Кому не бросалось сходство Гамлета с Орестом по основному рисунку их трагедий? Из французов Леконт де Лиль не был первым подражателем Эсхила, но едва ли его трагедия осталась не единственной по художественной независимости трагика.

Леконт де Лиль, конечно, считался с нашей измененной чувствительностью, а также новыми условиями театрального дела, но чопорность, риторика и жеманство, к которым издавна приучились французские зрители классических пьес, мало принимались им в расчет.

Пьеса состоит из двух частей, названных первая — «Клитемнестрой», а вторая — «Орестом». Декорация первой — наружный портик дворца Пелопидов. Массивная архитектура его конических и приземистых колонн без базы сразу же показывает, что мы вышли из пределов условного греко-римского портика старой классической сцены.
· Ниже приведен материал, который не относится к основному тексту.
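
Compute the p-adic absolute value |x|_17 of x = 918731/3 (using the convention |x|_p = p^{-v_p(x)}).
|918731/3|_17 = 1/83521

Step 1 — compute v_17(x) by factoring powers of 17 out of the numerator and denominator: v_17(918731/3) = 4. Step 2 — apply |x|_p = p^{-v_p(x)} = 17^{-4} = 1/83521.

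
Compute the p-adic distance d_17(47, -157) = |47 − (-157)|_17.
d_17(47, -157) = 1/17

Step 1 — x − y = 47 − (-157) = 204. Step 2 — v_17(204) = 1 (factor: 204 = (17^1 · 12); the sign does not affect v_p). Step 3 — |x − y|_17 = 17^{-1} = 1/17.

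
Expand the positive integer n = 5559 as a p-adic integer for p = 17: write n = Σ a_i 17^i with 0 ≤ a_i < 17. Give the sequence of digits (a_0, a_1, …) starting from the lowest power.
(a_0, a_1, …) = (0, 4, 2, 1)

Repeated division by 17 gives the digits low-to-high: 5559 = 4·17^1 + 2·17^2 + 1·17^3. Digit sequence: (0, 4, 2, 1).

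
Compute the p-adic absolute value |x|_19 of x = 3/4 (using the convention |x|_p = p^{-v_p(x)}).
|3/4|_19 = 1

Step 1 — compute v_19(x) by factoring powers of 19 out of the numerator and denominator: v_19(3/4) = 0. Step 2 — apply |x|_p = p^{-v_p(x)} = 19^{0} = 1.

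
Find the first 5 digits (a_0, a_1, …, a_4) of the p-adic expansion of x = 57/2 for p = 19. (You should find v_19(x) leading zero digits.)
(a_0, …, a_4) = (0, 11, 9, 9, 9)

v_19(57/2) = 1, so a_0 = ... = a_0 = 0. Factor out: x = 19^1 · u with u = 3/2 a unit in ℤ_19. Expand u iteratively via a_{v+i} = u_i mod 19, u_{i+1} = (u_i − a_{v+i})/19:
  u_0 = 3/2;  a_1 = 11;  u_1 = (u_0 − 11)/19 = -1/2
  u_1 = -1/2;  a_2 = 9;  u_2 = (u_1 − 9)/19 = -1/2
  u_2 = -1/2;  a_3 = 9;  u_3 = (u_2 − 9)/19 = -1/2
  u_3 = -1/2;  a_4 = 9;  u_4 = (u_3 − 9)/19 = -1/2
Digits: (0, 11, 9, 9, 9).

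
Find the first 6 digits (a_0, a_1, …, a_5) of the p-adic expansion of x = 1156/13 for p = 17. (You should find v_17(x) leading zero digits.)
(a_0, …, a_5) = (0, 0, 16, 3, 5, 1)

v_17(1156/13) = 2, so a_0 = ... = a_1 = 0. Factor out: x = 17^2 · u with u = 4/13 a unit in ℤ_17. Expand u iteratively via a_{v+i} = u_i mod 17, u_{i+1} = (u_i − a_{v+i})/17:
  u_0 = 4/13;  a_2 = 16;  u_1 = (u_0 − 16)/17 = -12/13
  u_1 = -12/13;  a_3 = 3;  u_2 = (u_1 − 3)/17 = -3/13
  u_2 = -3/13;  a_4 = 5;  u_3 = (u_2 − 5)/17 = -4/13
  u_3 = -4/13;  a_5 = 1;  u_4 = (u_3 − 1)/17 = -1/13
Digits: (0, 0, 16, 3, 5, 1).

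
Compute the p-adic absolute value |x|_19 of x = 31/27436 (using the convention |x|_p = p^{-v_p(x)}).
|31/27436|_19 = 6859

Step 1 — compute v_19(x) by factoring powers of 19 out of the numerator and denominator: v_19(31/27436) = -3. Step 2 — apply |x|_p = p^{-v_p(x)} = 19^{3} = 6859.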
Чуть брезжит свет, и сцена вся полна Эринний. Это — богини мщения. Они большие, бледные, худые, в длинных белых платьях, и небрежно распущенные волосы их веют и треплются по лицам и спинам.

Солнце рассеивает странную толпу, а взамен ее приходит откуда-то из глубины сцены хор стариков с посохами. Здесь поэт, отдавший дань археологии, захотел идти уже своим путем. У Эсхила песни и медленные танцы стариков заполняли еще драму, и действие выступало из нее, лишь как выступает узор из экзотической колонны. Новый поэт дал решительное предпочтение слову перед музыкой, лицу — перед хоровым началом и акту — перед антрактом. А его пьеса прерывается лишь затем, чтобы дать зрителям полюбоваться фресками театральных лестниц.

Хор, как только он вступил на сцену, так по традиции делился на два полухория. Но все время затем старики оставались молчаливыми зрителями, и участие их к происходящему вокруг выражалось только мимически.

Впрочем, отчасти за них должны были говорить резонеры Талтибий и Еврибат,[53] которых было тоже два — по числу полухорий.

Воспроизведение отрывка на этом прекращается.